You build trust and rapport, which leads to the natural organic growth of a relationship.
- The Inverse Rule
Now, we can take this one step further and put it into practice. Again, this is a bit of a perspective-shifting tool. Or, if you’re familiar with NLP, you could think of it as a frameshifting exercise. This is ideal for those times where you know what you want, but you don’t know how to get it.
So, you want to follow these four steps:
- Set your main goal
- Invert the goal (Basically, find its opposite)
- Find the Subgoals (smaller goals within that opposite)
- Invert those goals back to your main goal
Ok, so now that might be a bit confusing, so let’s run through a breakdown of how it works, and we’ll use social skills as an example. Your main goal is to be more accepted by others and increase your network of friends. So, if you inverse that, your goal is now to drive them away. And if you want to accomplish that you might be:
- Criticise people
- Always talk about yourself
- Cut people off in the middle of what they’re saying
- Gossip about other people
Now, you’ve got what doesn’t work, you simply flip these sub-goals, it back to your original main goal. And now you’re left with something like this:
- Give people compliments
- Make the conversation about others
- Listen intently to what’s being shared
- Never speak badly of others when they’re not around
This is a pretty basic example. And you can actually go quite deep and expand on this to create your own core set of values for how you approach not just your relationships, but any goal you’re struggling to create a method of success.
- The FORD Method
This final hack is a real get of jail free card.

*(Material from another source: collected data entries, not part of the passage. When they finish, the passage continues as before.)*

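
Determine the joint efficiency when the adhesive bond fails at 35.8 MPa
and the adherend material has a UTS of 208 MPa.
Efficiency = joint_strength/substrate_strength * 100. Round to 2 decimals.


Joint efficiency = 35.8 / 208 * 100
= 17.21%

17.21


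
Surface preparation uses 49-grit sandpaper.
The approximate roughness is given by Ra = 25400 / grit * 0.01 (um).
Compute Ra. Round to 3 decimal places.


Ra = 25400 / 49 * 0.01
= 254 / 49
= 5.184 um

5.184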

If you’ve ever been left alone with a friend of a friend you’ve just met for 5 minutes and there is literally nothing either of you can think to talk about remember this acronym. The ford method stands for:
- Family
- Occupation
- Recreation
- Dreams
These are a set of universal topics that everyone can relate to in some way, and so you’re always likely to get an answer. Let’s take the example we just laid out. You probably wouldn’t want to start asking about someone’s family immediately. It can come off as a little jarring and a bit invasive. The best place is occupation. What do you do? Or what do you do for work? Yes, it’s cliche and a bit on the nose, but you have to start somewhere and this is a last resort set of questions if you have absolutely nothing else to say, don’t forget. After work, recreation is your next safest bet. Then dreams, although you’ll probably want to avoid framing the question as directly as ‘what are your dreams?’ You could maybe ask in relation to their job is that what you always wanted to do, or even ‘is there something else that you’re moving towards.’ You could also tie in travel. Have they been anywhere this year, are they going to, what would be their dream destination? See how the dream was subtlety slipped in there? Then, if you’ve got the person to loosen up and you need somewhere else to go, you’re probably in safe enough territory by now to ask some casual questions about their family. Hopefully, by that point, your friend should have returned and you can breathe a sigh of relief about not having to carry the conversation by yourself anymore.